7. [gedaagde] betwist, kort samengevat, dat er sprake is van dringend eigen gebruik. Mogelijk hebben [eiser sub 1] en [eiser sub 2] de wens om het gehuurde zelf te gaan gebruiken, maar dat rechtvaardigt de beëindiging van de huur niet. [dochter] kan de door haar gewenste gezelligheid en hulp bij haar huiswerk goed in de bestaande situatie vinden: zij kan bij haar vader verblijven en via de trap eenvoudig weer naar haar slaapkamer bij haar moeder gaan. Als [eiser sub 2] en [dochter] al op de samen te voegen woning op de 2e en 3e verdieping willen gaan wonen, is dat hooguit voor de resterende schooltijd van [dochter]. [gedaagde] veronderstelt dat de werkelijke bedoeling van [eiser sub 1] en [eiser sub 2] erin ligt dat [dochter] na haar meerderjarigheid zelf in de samen te voegen woning gaat wonen, zodat moeder en dochter het gehele pand voor zichzelf hebben. De vader kan dan formeel gaan wonen waar hij nu feitelijk verblijft. Volgens [gedaagde] weegt dat belang niet op tegen de zijne bij de voortzetting van de huur. Hij bewoont het gehuurde sedert 30 jaar en doet dat op een normale wijze. De huurprijs is laag omdat het gehuurde nooit naar behoren is onderhouden. Hij heeft daarin steeds zelf de nodige investeringen gedaan.

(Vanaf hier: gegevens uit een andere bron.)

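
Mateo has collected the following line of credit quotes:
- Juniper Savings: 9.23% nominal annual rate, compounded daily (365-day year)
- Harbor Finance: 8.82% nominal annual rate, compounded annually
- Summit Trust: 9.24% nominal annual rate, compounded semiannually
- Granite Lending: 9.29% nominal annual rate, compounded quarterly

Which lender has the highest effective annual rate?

Juniper Savings: (1 + 0.0923/365)^365 − 1 = 9.668%
Harbor Finance: compounded annually, EAR = 8.820%
Summit Trust: (1 + 0.0924/2)^2 − 1 = 9.453%
Granite Lending: (1 + 0.0929/4)^4 − 1 = 9.619%
The highest effective annual rate is Juniper Savings at 9.668%.

Juniper Savings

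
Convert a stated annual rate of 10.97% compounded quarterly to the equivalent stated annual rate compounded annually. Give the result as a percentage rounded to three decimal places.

11.430%

EAR = (1 + 0.1097/4)^4 − 1 = 0.114296.
Compounded annually, the equivalent nominal rate is the EAR itself: 11.430%.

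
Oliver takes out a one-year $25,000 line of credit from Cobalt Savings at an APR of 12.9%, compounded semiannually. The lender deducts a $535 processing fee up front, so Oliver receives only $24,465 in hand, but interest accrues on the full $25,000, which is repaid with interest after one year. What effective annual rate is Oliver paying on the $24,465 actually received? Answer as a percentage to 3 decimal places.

15.794%

Amount owed after one year: 25,000 × (1 + 0.129/2)^2 = 25,000 × 1.133160 = $28,329.01.
Effective rate on net proceeds: 28,329.01 / 24,465 − 1 = 0.157940 = 15.794%.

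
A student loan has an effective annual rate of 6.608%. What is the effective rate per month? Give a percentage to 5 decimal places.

The per-month rate i satisfies (1 + i)^12 = 1 + 0.06608.
i = 1.06608^(1/12) − 1 = 0.0053466 = 0.53466%.

0.53466%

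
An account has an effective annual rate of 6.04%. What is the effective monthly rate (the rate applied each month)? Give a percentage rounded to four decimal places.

0.4899%

The per-month rate i satisfies (1 + i)^12 = 1 + 0.0604.
i = 1.0604^(1/12) − 1 = 0.0048991 = 0.4899%.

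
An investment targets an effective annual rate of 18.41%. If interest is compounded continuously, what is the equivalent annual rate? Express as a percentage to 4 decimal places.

Continuous: nominal r satisfies e^r − 1 = 0.1841.
r = ln(1 + 0.1841) = ln(1.1841) = 0.168983 = 16.8983%.

16.8983%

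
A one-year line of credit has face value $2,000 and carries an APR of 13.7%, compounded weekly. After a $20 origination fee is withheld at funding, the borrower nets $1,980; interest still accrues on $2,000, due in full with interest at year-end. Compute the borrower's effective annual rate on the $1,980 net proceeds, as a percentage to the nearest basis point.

Amount owed after one year: 2,000 × (1 + 0.137/52)^52 = 2,000 × 1.146622 = $2,293.24.
Effective rate on net proceeds: 2,293.24 / 1,980 − 1 = 0.158204 = 15.82%.

15.82%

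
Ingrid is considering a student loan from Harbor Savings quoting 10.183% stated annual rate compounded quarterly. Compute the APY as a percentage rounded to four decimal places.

EAR = (1 + 0.10183/4)^4 − 1.
= (1 + 0.025458)^4 − 1 = 1.105785 − 1 = 10.5785%.

10.5785%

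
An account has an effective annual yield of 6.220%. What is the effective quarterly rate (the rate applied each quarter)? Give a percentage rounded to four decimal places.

The per-quarter rate i satisfies (1 + i)^4 = 1 + 0.06220.
i = 1.06220^(1/4) − 1 = 0.0151999 = 1.5200%.

1.5200%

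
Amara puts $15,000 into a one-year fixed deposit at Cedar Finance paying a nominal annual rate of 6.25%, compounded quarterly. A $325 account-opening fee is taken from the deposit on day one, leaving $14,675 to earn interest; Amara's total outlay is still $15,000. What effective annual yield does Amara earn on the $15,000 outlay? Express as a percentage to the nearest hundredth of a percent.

Value after one year: 14,675 × (1 + 0.0625/4)^4 = 14,675 × 1.063980 = $15,613.91.
Effective yield on the $15,000 outlay: 15,613.91 / 15,000 − 1 = 0.040927 = 4.09%.

4.09%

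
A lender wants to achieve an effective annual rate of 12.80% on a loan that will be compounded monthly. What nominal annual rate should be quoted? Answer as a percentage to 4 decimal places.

12.1053%

(1 + r/12)^12 − 1 = 0.1280, so 1 + r/12 = 1.1280^(1/12).
r/12 = 0.010088, so r = 0.121053 = 12.1053%.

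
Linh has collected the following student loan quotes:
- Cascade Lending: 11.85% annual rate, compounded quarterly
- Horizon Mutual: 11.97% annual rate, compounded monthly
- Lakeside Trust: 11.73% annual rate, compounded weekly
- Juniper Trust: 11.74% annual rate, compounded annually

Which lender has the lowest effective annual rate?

Juniper Trust

Cascade Lending: (1 + 0.1185/4)^4 − 1 = 12.387%
Horizon Mutual: (1 + 0.1197/12)^12 − 1 = 12.649%
Lakeside Trust: (1 + 0.1173/52)^52 − 1 = 12.431%
Juniper Trust: compounded annually, EAR = 11.740%
The lowest effective annual rate is Juniper Trust at 11.740%.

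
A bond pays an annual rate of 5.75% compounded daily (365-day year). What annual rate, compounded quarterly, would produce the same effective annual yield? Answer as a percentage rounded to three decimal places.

5.791%

EAR = (1 + 0.0575/365)^365 − 1 = 0.059180.
Solve (1 + r/4)^4 = 1.059180: r/4 = 1.059180^(1/4) − 1 = 0.014478, so r = 0.057911 = 5.791%.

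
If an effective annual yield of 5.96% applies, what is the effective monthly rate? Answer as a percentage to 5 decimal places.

The per-month rate i satisfies (1 + i)^12 = 1 + 0.0596.
i = 1.0596^(1/12) − 1 = 0.0048359 = 0.48359%.

0.48359%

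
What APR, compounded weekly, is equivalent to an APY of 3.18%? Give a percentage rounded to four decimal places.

(1 + r/52)^52 − 1 = 0.0318, so 1 + r/52 = 1.0318^(1/52).
r/52 = 0.000602, so r = 0.031314 = 3.1314%.

3.1314%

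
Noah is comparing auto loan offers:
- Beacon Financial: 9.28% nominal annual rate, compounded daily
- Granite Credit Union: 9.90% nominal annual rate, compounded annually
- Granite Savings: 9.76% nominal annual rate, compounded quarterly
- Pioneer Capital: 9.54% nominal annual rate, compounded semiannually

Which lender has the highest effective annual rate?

Beacon Financial: (1 + 0.0928/365)^365 − 1 = 9.723%
Granite Credit Union: compounded annually, EAR = 9.900%
Granite Savings: (1 + 0.0976/4)^4 − 1 = 10.123%
Pioneer Capital: (1 + 0.0954/2)^2 − 1 = 9.768%
The highest effective annual rate is Granite Savings at 10.123%.

Granite Savings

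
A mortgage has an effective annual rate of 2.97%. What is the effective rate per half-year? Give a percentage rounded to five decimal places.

The per-half-year rate i satisfies (1 + i)^2 = 1 + 0.0297.
i = 1.0297^(1/2) − 1 = 0.0147413 = 1.47413%.

1.47413%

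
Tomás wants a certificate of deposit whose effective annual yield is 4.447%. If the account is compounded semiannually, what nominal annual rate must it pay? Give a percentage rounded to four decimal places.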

8. [gedaagde] wijst erop dat [eiser sub 1] volgens haar eigen stelling in beslag wordt genomen door haar carrière en dat [eiser sub 2] zelf stelt overdag en vaak ’s avonds te werken. Kennelijk zijn zij niet bereid om tijd voor hun dochter vrij te maken. Hij ziet niet in waarom [eiser sub 2] wel tijd voor [dochter] zal vrijmaken als hij met haar zou samenwonen, terwijl hij thans niet doet.
9. [gedaagde] betwist voorts dat [eiser sub 2] in de woning op de tweede verdieping woont. [eiser sub 2] heeft hem in 2007 zelf verteld met zijn broer café [café] te zullen kopen en er boven te gaan wonen. Sinds anderhalf jaar heeft [eiser sub 2] geen dag in de woning op de tweede verdieping gewoond of geslapen. Hij komt er af en toe zijn post ophalen. [gedaagde] stelt ook dat [eiser sub 2] herhaalde malen op zijn deur heeft staan bonken en heeft gedreigd om hem met hulp van vrienden uit het gehuurde te zullen ontruimen. Volgens [gedaagde] heeft hij daarover contact opgenomen met de politie, maar zag deze geen aanleiding maatregelen te nemen.
10. Subsidiair, als voorwaardelijke eis in reconventie indien de huur beëindigd zou worden, vordert [gedaagde] veroordeling van [eiser sub 1] en [eiser sub 2] tot betaling van
€ 5.264,28 ter zake van verhuis- en herinrichtingskosten, zoals standaard door woningbouwverenigingen wordt betaald.
11. [eiser sub 1] en [eiser sub 2] voeren ten verwere in reconventie aan bereid te zijn deze kosten van verhuizing en herinrichting te voldoen.